Hard Turning is a technique can be used in machining the steel with hardness greater than 45 HRC (hardness on the Rockwell test c-scale). We consider AISI H11 as work piece and Multi-coated carbide TH1500 (CVD) as cutting tool. For this experiment, the L9 Taguchi method is used. The Taguchi method is an Experimental design technique, which is useful in reducing the number of experiments dramatically by using an orthogonal array and also tries to minimize effects out of control.
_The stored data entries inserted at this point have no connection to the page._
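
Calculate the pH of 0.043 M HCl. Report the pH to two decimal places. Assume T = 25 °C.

pH = 1.37

HCl is a strong acid and dissociates completely, so [H+] = 0.043 M.
pH = -log(0.043) = 1.37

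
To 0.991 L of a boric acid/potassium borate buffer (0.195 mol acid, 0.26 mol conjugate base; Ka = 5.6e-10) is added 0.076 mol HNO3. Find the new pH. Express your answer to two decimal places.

pH = 9.08

Added H+ converts B(OH)4- to B(OH)3: B(OH)3 → 0.271 mol, B(OH)4- → 0.184 mol.
pKa = −log(5.6 × 10^-10) = 9.252
pH = pKa + log([A⁻]/[HA]) = 9.252 + log(0.184/0.271) = 9.252 -0.168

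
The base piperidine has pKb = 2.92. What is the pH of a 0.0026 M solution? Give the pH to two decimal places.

C5H10NH + H2O ⇌ C5H10NH2+ + OH-
Kb = 10^(−2.92) = 1.20 × 10^-3
Kb = [OH-]²/(0.0026 − [OH-]) = 1.20 × 10^-3
Here C₀/Kb ≈ 2.17, so the small-[OH-] approximation fails. Use the quadratic:
[OH-] = (−Kb + √(Kb² + 4·Kb·C₀))/2 = 1.27 × 10^-3 M
pOH = 2.90, so pH = 14.00 − pOH = 11.10

pH = 11.10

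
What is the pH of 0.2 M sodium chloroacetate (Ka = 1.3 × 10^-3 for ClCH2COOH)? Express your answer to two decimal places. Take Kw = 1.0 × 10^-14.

pH = 8.09

ClCH2COO- is the conjugate base of the weak acid ClCH2COOH.
Kb = Kw/Ka = 1.0×10^-14 / 1.3 × 10^-3 = 7.69 × 10^-12
From the ICE table, Kb = x²/(0.2 − x) = 7.69 × 10^-12.
Since Kb ≪ C₀, x ≈ √(Kb·C₀) = 1.24 × 10^-6 M.
(x/C₀ = 0.00062% < 5%, so the approximation holds.)
pOH = −log(1.24 × 10^-6) = 5.91; pH = 14.00 − 5.91 = 8.09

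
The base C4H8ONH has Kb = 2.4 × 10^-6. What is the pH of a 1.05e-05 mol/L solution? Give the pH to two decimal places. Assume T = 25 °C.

pH = 8.60

C4H8ONH + H2O ⇌ C4H8ONH2+ + OH-
Let x = [OH-] at equilibrium. Kb = x²/(1.05e-05 − x).
The 5% rule fails; solving x² + Kb·x − Kb·C₀ = 0 exactly:
x = [−2.4e-06 + √(2.4e-06² + 1.01e-10)]/2 = 3.96 × 10^-6 M
pOH = −log(3.96 × 10^-6) = 5.40; pH = 14.00 − 5.40 = 8.60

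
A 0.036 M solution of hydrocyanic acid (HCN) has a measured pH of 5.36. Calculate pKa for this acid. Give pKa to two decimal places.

pKa = 9.28

[H+] = 10^(-5.36) = 4.37 × 10^-6 M
At equilibrium [HA] = 0.036 − 4.37 × 10^-6 = 3.60 × 10^-2 M
Ka = [H+][A-]/[HA] = (4.37 × 10^-6)² / 3.60 × 10^-2 = 5.30 × 10^-10
pKa = -log(5.30 × 10^-10) = 9.28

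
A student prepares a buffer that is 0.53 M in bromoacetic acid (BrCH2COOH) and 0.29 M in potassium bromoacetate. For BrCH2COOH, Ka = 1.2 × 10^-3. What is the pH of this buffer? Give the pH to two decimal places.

pH = 2.66

pKa = −log(1.2 × 10^-3) = 2.921
Using pH = pKa + log([base]/[acid]) with [base]/[acid] = 0.29/0.53:
pH = 2.921 + (-0.262) = 2.66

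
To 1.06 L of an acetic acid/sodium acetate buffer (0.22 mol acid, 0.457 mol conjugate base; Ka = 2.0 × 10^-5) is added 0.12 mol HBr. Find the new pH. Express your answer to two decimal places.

pH = 4.70

After neutralization: n(CH3COOH) = 0.34 mol, n(CH3COO-) = 0.337 mol.
pKa = −log(2.0 × 10^-5) = 4.699
pH = pKa + log([A⁻]/[HA]) = 4.699 + log(0.337/0.34) = 4.699 -0.004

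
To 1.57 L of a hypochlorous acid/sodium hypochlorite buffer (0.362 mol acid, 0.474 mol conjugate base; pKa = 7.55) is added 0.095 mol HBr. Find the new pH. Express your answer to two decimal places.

pH = 7.47

Added H+ converts OCl- to HOCl: HOCl → 0.457 mol, OCl- → 0.379 mol.
pH = pKa + log([A⁻]/[HA]) = 7.55 + log(0.379/0.457) = 7.55 -0.081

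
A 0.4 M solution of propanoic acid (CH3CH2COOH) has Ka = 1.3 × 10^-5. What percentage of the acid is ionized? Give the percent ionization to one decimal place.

CH3CH2COOH ⇌ CH3CH2COO- + H+; let x = [H+] at equilibrium.
x ≈ √(Ka·C₀) = √(1.3 × 10^-5 × 0.4) = 2.28 × 10^-3 M
Fraction ionized = 2.28 × 10^-3 / 0.4 = 0.0057 → 0.6%

0.6%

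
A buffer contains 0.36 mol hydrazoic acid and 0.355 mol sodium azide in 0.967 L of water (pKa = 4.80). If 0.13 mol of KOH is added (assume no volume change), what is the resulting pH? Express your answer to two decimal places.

pH = 5.12

OH- converts HN3 to N3-: HN3 → 0.23 mol, N3- → 0.485 mol.
pH = pKa + log([A⁻]/[HA]) = 4.80 + log(0.485/0.23) = 4.80 +0.324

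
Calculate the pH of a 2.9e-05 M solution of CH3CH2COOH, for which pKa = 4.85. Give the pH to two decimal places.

CH3CH2COOH ⇌ CH3CH2COO- + H+
Ka = 10^(−4.85) = 1.41 × 10^-5
From the ICE table, Ka = [H+]²/(2.9e-05 − [H+]) = 1.41 × 10^-5.
[H+] is not negligible relative to C₀; solve [H+]² + 1.41e-05·[H+] − 4.09e-10 = 0.
[H+] = [−1.41e-05 + √(1.41e-05² + 1.64e-09)]/2 = 1.44 × 10^-5 M
pH = −log[H+] = −log(1.44 × 10^-5) = 4.84

pH = 4.84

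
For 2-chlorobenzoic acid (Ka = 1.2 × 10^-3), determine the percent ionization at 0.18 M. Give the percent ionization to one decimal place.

7.8%

ClC6H4COOH ⇌ ClC6H4COO- + H+; let x = [H+] at equilibrium.
Ka = x²/(C₀ − x); solving the quadratic gives x = 1.41 × 10^-2 M.
Fraction ionized = 1.41 × 10^-2 / 0.18 = 0.0783 → 7.8%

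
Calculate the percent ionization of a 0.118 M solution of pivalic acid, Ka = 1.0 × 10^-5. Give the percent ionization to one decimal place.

0.9%

(CH3)3CCOOH ⇌ (CH3)3CCOO- + H+; let x = [H+] at equilibrium.
x ≈ √(Ka·C₀) = √(1.0 × 10^-5 × 0.118) = 1.09 × 10^-3 M
Fraction ionized = 1.09 × 10^-3 / 0.118 = 0.0092 → 0.9%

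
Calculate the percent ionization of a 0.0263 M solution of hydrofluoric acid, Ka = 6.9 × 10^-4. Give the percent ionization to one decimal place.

14.9%

HF ⇌ F- + H+; let x = [H+] at equilibrium.
Solve x² + 0.00069x − 1.81e-05 = 0 → x = 3.93 × 10^-3 M
Fraction ionized = 3.93 × 10^-3 / 0.0263 = 0.1494 → 14.9%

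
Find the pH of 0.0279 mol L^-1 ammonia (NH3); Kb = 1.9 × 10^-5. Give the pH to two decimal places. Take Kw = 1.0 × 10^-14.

NH3 + H2O ⇌ NH4+ + OH-
Kb = [OH-]²/(0.0279 − [OH-]) = 1.9 × 10^-5
Assume [OH-] ≪ 0.0279: [OH-] ≈ √(1.9 × 10^-5 × 0.0279) = 7.28 × 10^-4 M
Check: 2.6% ionized — well under 5%, approximation valid.
pOH = −log(7.28 × 10^-4) = 3.14; pH = 14.00 − 3.14 = 10.86

pH = 10.86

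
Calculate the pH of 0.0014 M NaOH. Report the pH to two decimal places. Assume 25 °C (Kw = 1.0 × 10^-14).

pH = 11.15

NaOH is a strong base; [OH-] = 0.0014 M.
pOH = -log(0.0014) = 2.85
pH = 14.00 - 2.85 = 11.15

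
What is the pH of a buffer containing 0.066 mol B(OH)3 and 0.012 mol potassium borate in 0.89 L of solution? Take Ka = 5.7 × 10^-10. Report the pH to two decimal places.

pKa = −log(5.7 × 10^-10) = 9.244
Henderson–Hasselbalch: pH = pKa + log([B(OH)4-]/[B(OH)3]) = 9.244 + log(0.012/0.066)
pH = 9.244 + (-0.740) = 8.50

pH = 8.50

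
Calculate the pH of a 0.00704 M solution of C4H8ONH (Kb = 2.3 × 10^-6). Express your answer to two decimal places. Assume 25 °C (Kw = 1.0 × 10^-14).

C4H8ONH + H2O ⇌ C4H8ONH2+ + OH-
From the ICE table, Kb = [OH-]²/(0.00704 − [OH-]) = 2.3 × 10^-6.
Assume [OH-] ≪ 0.00704: [OH-] ≈ √(2.3 × 10^-6 × 0.00704) = 1.27 × 10^-4 M
([OH-]/C₀ = 1.8% < 5%, so the approximation holds.)
pOH = 3.90, so pH = 14.00 − pOH = 10.10

pH = 10.10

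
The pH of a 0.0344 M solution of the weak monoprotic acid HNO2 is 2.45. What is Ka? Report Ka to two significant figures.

[H+] = 10^(-2.45) = 3.55 × 10^-3 M
At equilibrium [HA] = 0.0344 − 3.55 × 10^-3 = 3.08 × 10^-2 M
Ka = [H+][A-]/[HA] = (3.55 × 10^-3)² / 3.08 × 10^-2 = 4.1 × 10^-4

Ka = 4.1 × 10^-4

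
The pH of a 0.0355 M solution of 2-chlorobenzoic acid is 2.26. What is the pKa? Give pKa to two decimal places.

[H+] = 10^(-2.26) = 5.50 × 10^-3 M
At equilibrium [HA] = 0.0355 − 5.50 × 10^-3 = 3.00 × 10^-2 M
Ka = [H+][A-]/[HA] = (5.50 × 10^-3)² / 3.00 × 10^-2 = 1.01 × 10^-3
pKa = -log(1.01 × 10^-3) = 3.00

pKa = 3.00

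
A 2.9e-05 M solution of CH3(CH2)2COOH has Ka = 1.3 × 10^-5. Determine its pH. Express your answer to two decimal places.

CH3(CH2)2COOH ⇌ CH3(CH2)2COO- + H+
From the ICE table, Ka = [H+]²/(2.9e-05 − [H+]) = 1.3 × 10^-5.
[H+] is not negligible relative to C₀; solve [H+]² + 1.3e-05·[H+] − 3.77e-10 = 0.
[H+] = [−1.3e-05 + √(1.3e-05² + 1.51e-09)]/2 = 1.40 × 10^-5 M
pH = −log(1.40 × 10^-5) = 4.85

pH = 4.85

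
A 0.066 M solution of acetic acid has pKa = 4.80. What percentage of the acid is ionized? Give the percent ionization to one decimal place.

1.5%

CH3COOH ⇌ CH3COO- + H+; let x = [H+] at equilibrium.
Ka = 10^(−4.80) = 1.58 × 10^-5
x ≈ √(Ka·C₀) = √(1.58 × 10^-5 × 0.066) = 1.02 × 10^-3 M
% ionization = x/C₀ × 100% = 1.02 × 10^-3/0.066 × 100% = 1.5%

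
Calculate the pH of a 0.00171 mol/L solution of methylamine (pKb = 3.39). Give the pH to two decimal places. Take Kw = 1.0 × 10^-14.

pH = 10.82

CH3NH2 + H2O ⇌ CH3NH3+ + OH-
Kb = 10^(−3.39) = 4.07 × 10^-4
From the ICE table, Kb = x²/(0.00171 − x) = 4.07 × 10^-4.
x is not negligible relative to C₀; solve x² + 0.000407·x − 6.96e-07 = 0.
x = [−0.000407 + √(0.000407² + 2.78e-06)]/2 = 6.55 × 10^-4 M
pOH = 3.18, so pH = 14.00 − pOH = 10.82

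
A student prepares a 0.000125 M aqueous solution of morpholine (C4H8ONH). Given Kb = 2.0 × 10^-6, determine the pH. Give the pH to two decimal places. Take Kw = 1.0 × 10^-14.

pH = 9.17

C4H8ONH + H2O ⇌ C4H8ONH2+ + OH-
From the ICE table, Kb = [OH-]²/(0.000125 − [OH-]) = 2.0 × 10^-6.
The 5% rule fails; solving [OH-]² + Kb·[OH-] − Kb·C₀ = 0 exactly:
[OH-] = [−2e-06 + √(2e-06² + 1e-09)]/2 = 1.48 × 10^-5 M
pOH = 4.83, so pH = 14.00 − pOH = 9.17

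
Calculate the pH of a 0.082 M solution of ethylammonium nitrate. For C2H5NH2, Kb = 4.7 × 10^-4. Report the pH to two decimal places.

pH = 5.88

C2H5NH3+ is the conjugate acid of the weak base C2H5NH2.
Ka = Kw/Kb = 1.0×10^-14 / 4.7 × 10^-4 = 2.13 × 10^-11
Ka = x²/(0.082 − x) = 2.13 × 10^-11
Assume x ≪ 0.082: x ≈ √(2.13 × 10^-11 × 0.082) = 1.32 × 10^-6 M
(x/C₀ = 0.0016% < 5%, so the approximation holds.)
pH = −log(1.32 × 10^-6) = 5.88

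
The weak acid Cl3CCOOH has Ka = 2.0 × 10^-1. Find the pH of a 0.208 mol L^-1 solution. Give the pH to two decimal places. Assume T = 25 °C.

Cl3CCOOH ⇌ Cl3CCOO- + H+
Ka = [H+]²/(0.208 − [H+]) = 2.0 × 10^-1
[H+] is not negligible relative to C₀; solve [H+]² + 0.2·[H+] − 0.0416 = 0.
[H+] = [−0.2 + √(0.2² + 0.166)]/2 = 1.27 × 10^-1 M
pH = −log[H+] = −log(1.27 × 10^-1) = 0.90

pH = 0.90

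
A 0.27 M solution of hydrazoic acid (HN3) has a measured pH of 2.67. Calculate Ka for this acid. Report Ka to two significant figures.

Ka = 1.7 × 10^-5

[H+] = 10^(-2.67) = 2.14 × 10^-3 M
At equilibrium [HA] = 0.27 − 2.14 × 10^-3 = 2.68 × 10^-1 M
Ka = [H+][A-]/[HA] = (2.14 × 10^-3)² / 2.68 × 10^-1 = 1.7 × 10^-5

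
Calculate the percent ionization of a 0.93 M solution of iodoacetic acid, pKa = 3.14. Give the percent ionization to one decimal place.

2.8%

ICH2COOH ⇌ ICH2COO- + H+; let x = [H+] at equilibrium.
Ka = 10^(−3.14) = 7.24 × 10^-4
x ≈ √(Ka·C₀) = √(7.24 × 10^-4 × 0.93) = 2.59 × 10^-2 M
Fraction ionized = 2.59 × 10^-2 / 0.93 = 0.0278 → 2.8%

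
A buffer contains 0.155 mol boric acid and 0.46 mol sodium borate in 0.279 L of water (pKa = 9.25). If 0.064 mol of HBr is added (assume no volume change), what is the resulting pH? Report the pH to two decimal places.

pH = 9.51

After neutralization: n(B(OH)3) = 0.219 mol, n(B(OH)4-) = 0.396 mol.
pH = pKa + log(n_B(OH)4-/n_B(OH)3) = 9.25 + log(0.396/0.219) = 9.25 + (+0.257)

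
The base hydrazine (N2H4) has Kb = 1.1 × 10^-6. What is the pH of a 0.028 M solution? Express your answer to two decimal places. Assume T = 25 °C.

N2H4 + H2O ⇌ N2H5+ + OH-
Kb = x²/(0.028 − x) = 1.1 × 10^-6
Since Kb ≪ C₀, x ≈ √(Kb·C₀) = 1.75 × 10^-4 M.
pOH = −log(1.75 × 10^-4) = 3.76; pH = 14.00 − 3.76 = 10.24

pH = 10.24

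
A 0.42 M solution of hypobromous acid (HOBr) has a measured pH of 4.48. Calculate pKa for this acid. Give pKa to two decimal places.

pKa = 8.58

[H+] = 10^(-4.48) = 3.31 × 10^-5 M
At equilibrium [HA] = 0.42 − 3.31 × 10^-5 = 4.20 × 10^-1 M
Ka = [H+][A-]/[HA] = (3.31 × 10^-5)² / 4.20 × 10^-1 = 2.61 × 10^-9
pKa = -log(2.61 × 10^-9) = 8.58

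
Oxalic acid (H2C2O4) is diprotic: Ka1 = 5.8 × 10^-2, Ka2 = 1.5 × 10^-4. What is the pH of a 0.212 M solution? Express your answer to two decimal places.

Ka1 ≫ Ka2, so treat the first dissociation as the only significant source of H+.
Ka1 = x²/(0.212 − x) = 5.8 × 10^-2
Solving the quadratic: x = (−Ka1 + √(Ka1² + 4·Ka1·C₀))/2 = 8.56 × 10^-2 M
pH = −log(8.56 × 10^-2) = 1.07

pH = 1.07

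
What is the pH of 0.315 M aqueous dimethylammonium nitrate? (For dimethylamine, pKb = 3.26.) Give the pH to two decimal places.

pH = 5.62

(CH3)2NH2+ is the conjugate acid of the weak base (CH3)2NH.
Kb = 10^(−3.26) = 5.50 × 10^-4
Ka = Kw/Kb = 1.0×10^-14 / 5.50 × 10^-4 = 1.82 × 10^-11
Ka = [H+]²/(0.315 − [H+]) = 1.82 × 10^-11
Assume [H+] ≪ 0.315: [H+] ≈ √(1.82 × 10^-11 × 0.315) = 2.39 × 10^-6 M
Check: 0.00076% ionized — well under 5%, approximation valid.
pH = −log[H+] = −log(2.39 × 10^-6) = 5.62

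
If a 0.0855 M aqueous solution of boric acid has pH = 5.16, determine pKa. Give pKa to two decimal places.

pKa = 9.25

[H+] = 10^(-5.16) = 6.92 × 10^-6 M
At equilibrium [HA] = 0.0855 − 6.92 × 10^-6 = 8.55 × 10^-2 M
Ka = [H+][A-]/[HA] = (6.92 × 10^-6)² / 8.55 × 10^-2 = 5.60 × 10^-10
pKa = -log(5.60 × 10^-10) = 9.25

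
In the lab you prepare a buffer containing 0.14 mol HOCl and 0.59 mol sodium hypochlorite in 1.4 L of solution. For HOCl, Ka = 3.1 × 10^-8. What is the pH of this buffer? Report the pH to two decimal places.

pKa = −log(3.1 × 10^-8) = 7.509
pH = pKa + log([A⁻]/[HA]) = 7.509 + log(0.59/0.14)
pH = 7.509 + (+0.625) = 8.13

pH = 8.13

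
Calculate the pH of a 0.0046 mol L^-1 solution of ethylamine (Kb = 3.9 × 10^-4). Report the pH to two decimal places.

pH = 11.06

C2H5NH2 + H2O ⇌ C2H5NH3+ + OH-
Kb = [OH-]²/(0.0046 − [OH-]) = 3.9 × 10^-4
[OH-] is not negligible relative to C₀; solve [OH-]² + 0.00039·[OH-] − 1.79e-06 = 0.
[OH-] = (−Kb + √(Kb² + 4·Kb·C₀))/2 = 1.16 × 10^-3 M
pOH = −log(1.16 × 10^-3) = 2.94; pH = 14.00 − 2.94 = 11.06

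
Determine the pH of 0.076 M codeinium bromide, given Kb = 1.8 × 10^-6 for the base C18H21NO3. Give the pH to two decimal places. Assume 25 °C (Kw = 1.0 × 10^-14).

pH = 4.69

C18H22NO3+ is the conjugate acid of the weak base C18H21NO3.
Ka = Kw/Kb = 1.0×10^-14 / 1.8 × 10^-6 = 5.56 × 10^-9
From the ICE table, Ka = x²/(0.076 − x) = 5.56 × 10^-9.
Neglecting x in the denominator: x = √(5.56 × 10^-9 × 0.076) = 2.06 × 10^-5 M
Check: 0.027% ionized — well under 5%, approximation valid.
pH = −log(2.06 × 10^-5) = 4.69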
During an investigation the cutting conditions for an experiment are Speed = 100, 120 & 140 m/min, Feed = 0.1, O.2 & O.3 rev/min , D.O.C = 0.2, 0.4, & 0.6 mm . It is observed that the tool wear (flank wear) is mainly effected by the cutting speed is found to be the most contributing factor with percentage contribution of 89.83% while in case of surface roughness also the cutting speed is found to be the most contribution factor with 67.11%. The optimized machining condition for minimizing tool wear from Taguchi Method are: cutting speed 100 m/min, feed 0.20 mm/rev, depth of cut 0.60 mm with an estimated flank wear 130 μm. The optimized machining condition for minimizing tool wear from Taguchi Method are: cutting speed 120 m/min, feed 0.20 mm/rev, D.O.C 0.25mm with an estimated surface roughness of 0.86 μm. Also, CVD Multi-coated carbide cutting tool inserts employed in current investigation have been observed to be an economical alternative to costly CBN, PCBN, Ceramic tools, for continuous hard turning application over the range of parameters selected for this study. In future, the effect of varying in work piece hardness may also be investigated. The Chips forms using the same material with CVD Multi-coated Carbide cutting tool inserts may be carried out to improve machining performance.

Keywords: Flank wear, Taguchi, PVD, CVD & Surface roughness

Article published in International Journal of Current Engineering and Technology, Vol.5, No.4 (Aug-2015)